Saturday, 5 December 2009

Home Lab Setup

I've been building OCS labs on and off for the past few years since I left IT and moved to presales (the Dark side). The infrastructure for this is virtualised on a number of servers in the pre-stage area in our offices. It is used for stuff like engineer training and customer PoCs where OCS is being integrated with another VoIP manufacturer's systems. As the driver for each lab build is usually testing for a specific customer project I have been finding that I'm not getting as much time as I want to check out all the new OCS features, especially since R2 has been released.

Soo, I've decided to build my own lab at home...

Home Lab Infrastructure Build

The brief for the lab is pretty straight forward:
  • Be able to run 32- and 64-bit guest OS (OCS 2007 R2 - all roles, Exchange 2007 and 2010)
  • Low power consumption so I can have it running 24/7 and not be killing too many polar bears
  • With the above in mind, as many spindles as possible per host machine
  • As much RAM as poss per host machine
  • As cheap as possible
I'm starting the lab with my existing Dell E520 which I use for gaming and web browsing and at this stage I want to continue to use it as my home desktop PC. This means the decision on virtulisation software is already made:
  • Windows Server 2008 Hyper-V - Nope, would mean having to run Server 2008 as the host OS - not ideal for gaming
  • VMware ESXi - Nope, can't use the box for anything else
  • VMware Server - Yep, can continue to use the box for gaming and stuff

The Dell E520 has the following spec at the mo:

  • Intel Core 2 1.86GHz 6300XFX GeForce 9800 GT (yep, not really critical for a virtual machine host)
  • OCZ StealthXStream 600W PSU (had to get this for the graphics card)
  • Hitachi DeskStar 7K160 7,200 RPM 160Gb SATA HDD
I'm planning to upgrade the box to the max 8Gb RAM and chuck in 2 more SATA HDDs that I have kicking around from previous upgrades to give me more spindles to spread the VMs across. For the mem upgrade I've already ordered the following from eBuyer:

4Gb (2x2Gb) Crucial DDR2 800MHz PC-6400 Ballistix CL4 2.0V http://www.ebuyer.com/product/143844

This will be enough to get me started on building the guest machines and I'll order the second set of 4Gb RAM when I've hit capacity - Exchange UM is going to be the biggest killer on mem I reckon.

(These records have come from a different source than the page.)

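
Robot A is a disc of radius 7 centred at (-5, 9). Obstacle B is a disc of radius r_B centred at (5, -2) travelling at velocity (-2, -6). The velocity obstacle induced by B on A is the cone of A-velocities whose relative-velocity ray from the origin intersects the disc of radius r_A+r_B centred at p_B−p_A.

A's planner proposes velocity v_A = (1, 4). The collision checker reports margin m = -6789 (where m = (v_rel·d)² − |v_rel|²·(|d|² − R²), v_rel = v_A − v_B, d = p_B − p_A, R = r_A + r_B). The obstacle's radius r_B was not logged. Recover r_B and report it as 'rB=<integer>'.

m = -6789
d = (10, -11);  v_rel = (3, 10),  |v_rel|² = 109
v_rel×d = (3)·(-11) − (10)·(10) = -133
since m = R²·109 − (-133)²:  R² = (17689 + -6789) / 109 = 100
R = √100 = 10  ⇒  r_B = 10 − 7 = 3

rB=3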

Once this is up and running and I have a few VMs live I plan to benchmark the power consumption with an energy monitor similar to this: http://www.maplin.co.uk/Module.aspx?moduleno=38343

Based on the results of this I can work out if it will be more cost effective to rip out the 600W PSU and GeForce 9800 GT and put this into a new gaming machine and run the E520 purely as a virtualisation platform.